Kur'an-ı Kerim ve Türkçe Meali Sayfa 184
53. İşte zalimlerin cezası budur. Ve bu cezanın sebebi yalnızca kendileridir. Çünkü kıyamete kadar değişmeyecek ilâhî yasalar uyarınca, bir toplum kendi iç dünyasındaki güzel ahlâk ve meziyetleri bozup değiştirmediği sürece, Allah onlara vermiş olduğu nimetleri değiştirecek değildir. Ve çünkü Allah, her şeyi işitendir, bilendir. Sonsuz ilim ve hikmeti gereğince, hiç kimseye hak etmediği karşılığı vermez.

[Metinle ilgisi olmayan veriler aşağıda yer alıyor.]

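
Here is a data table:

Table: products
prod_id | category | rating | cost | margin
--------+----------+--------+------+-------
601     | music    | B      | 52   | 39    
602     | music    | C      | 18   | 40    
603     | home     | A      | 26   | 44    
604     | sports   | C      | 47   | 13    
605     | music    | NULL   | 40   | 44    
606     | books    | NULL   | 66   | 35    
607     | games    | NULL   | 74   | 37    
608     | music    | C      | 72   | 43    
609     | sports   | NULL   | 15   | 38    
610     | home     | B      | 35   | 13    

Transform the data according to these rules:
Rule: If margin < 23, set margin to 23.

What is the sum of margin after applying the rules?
366

Step 1: 2 records have margin < 23
Step 2: These records originally summed to 26
Step 3: After setting to minimum: 2 × 23 = 46
Step 4: Unaffected records sum: 320
Step 5: Final sum = 46 + 320 = 366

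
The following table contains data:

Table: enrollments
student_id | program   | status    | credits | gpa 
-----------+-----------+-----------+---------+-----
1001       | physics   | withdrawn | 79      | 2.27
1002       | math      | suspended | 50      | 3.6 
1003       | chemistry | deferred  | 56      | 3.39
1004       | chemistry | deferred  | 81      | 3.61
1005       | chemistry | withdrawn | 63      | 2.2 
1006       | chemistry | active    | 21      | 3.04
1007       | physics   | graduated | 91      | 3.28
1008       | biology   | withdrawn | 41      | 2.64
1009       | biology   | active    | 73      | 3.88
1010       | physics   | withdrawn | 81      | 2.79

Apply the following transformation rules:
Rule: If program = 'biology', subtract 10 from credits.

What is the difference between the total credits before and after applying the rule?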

54. Bu ilâhî yasa, geçmişte de aynen uygulanmıştı. Tıpkı Firavun hanedanının ve onlardan önceki kâfirlerin ibret verici durumlarında olduğu gibi. Onlar da Rab'lerinin ayetlerini yalanlamaya kalkmışlardı. Biz de günahlarından dolayı onları helâk etmiş, Firavun ve ordusunu Kızıldeniz'e batırıp boğmuştuk. Çünkü bu helâk edilenlerin hepsi de, bile bile kötülüğü tercih eden zalim kimselerdi.
55. Allah katındaki değer ölçülerine göre yaratıkların en kötüsü, inkâra saplanıp da bir türlü imana gelmeyen o nankör ve inatçı kâfirlerdir.
56. Onlar, kendileriyle antlaşma yaptığın hâlde her fırsatta antlaşmayı bozan ve hiçbir ahlâksızlıktan, kötülükten çekinmeyen kimselerdir.
57. Bunları savaşta ele geçirirsen, onlara vereceğin ceza ile, arkalarında bulunan ve antlaşmayı bozma niyeti taşıyan kimselere öyle bir gözdağı ver ki, akıllarını başlarına toplasınlar da, ihânet etmekten sakınsınlar.
58. Kendileriyle antlaşma yaptığın bir toplumun, antlaşmayı bozduklarını veya bunu plânladıklarını gösterenaçık ve kesin deliller bulur da onların sana hainlik edeceğinden korkarsan, sen de aynı şekilde antlaşmayı geçersiz kıldığını onlara bildir. Bu şekilde bildiri yapmadan onlara gizlice saldırma. Uydurma bahanelerle antlaşmayı çiğnemeye de kalkma. Çünkü Allah, ihanet edenleri sevmez.
59. İnkâr edenler, yaptıkları ihanetin cezasını çekmeden elimizden kaçıp kurtulacaklarını sanmasınlar. Onlar, Allah'ın kendilerine gerek doğrudan, gerek mümin kullarının eliyle azap etmesine asla engel olamayacaklardır. İşte bunun içindir ki:
60. Ey müminler! Onlara karşı gücünüz yettiği kadar kuvvet toplayın ve en etkili, enüstün silah gücüne sahip olun. Sözgelimi, güçlü süvari birlikleri oluşturmak üzere savaş atları ve elinizdeki imkânlara göre tanklar, toplar, tüfekler hazırlayın ki, böylece hem Allah'ın düşmanı, hem de sizin düşmanınız olan insanları ve onlardan başka sizin bilmediğiniz, fakat Allah'ın bildiği ve gelecekte Müslümanların başına belâ olabilecek kimseleri korkutup savaştan caydırabilesiniz. Fakatbunu gerçekleştirmek için malınızı ve canınızı ortaya koymanız gerekiyor.
Unutmayın ki, Allah yolunda her ne harcama yaptıysanız, hepsinin karşılığı size eksiksiz ödenecek ve asla haksızlığa uğratılmayacaksınız.
61. Şayet düşmanların barışa yanaşırlarsa, onların bu teklifini kabul et ve Allah'a güven. Şüphesiz O her şeyi işitendir, bilendir.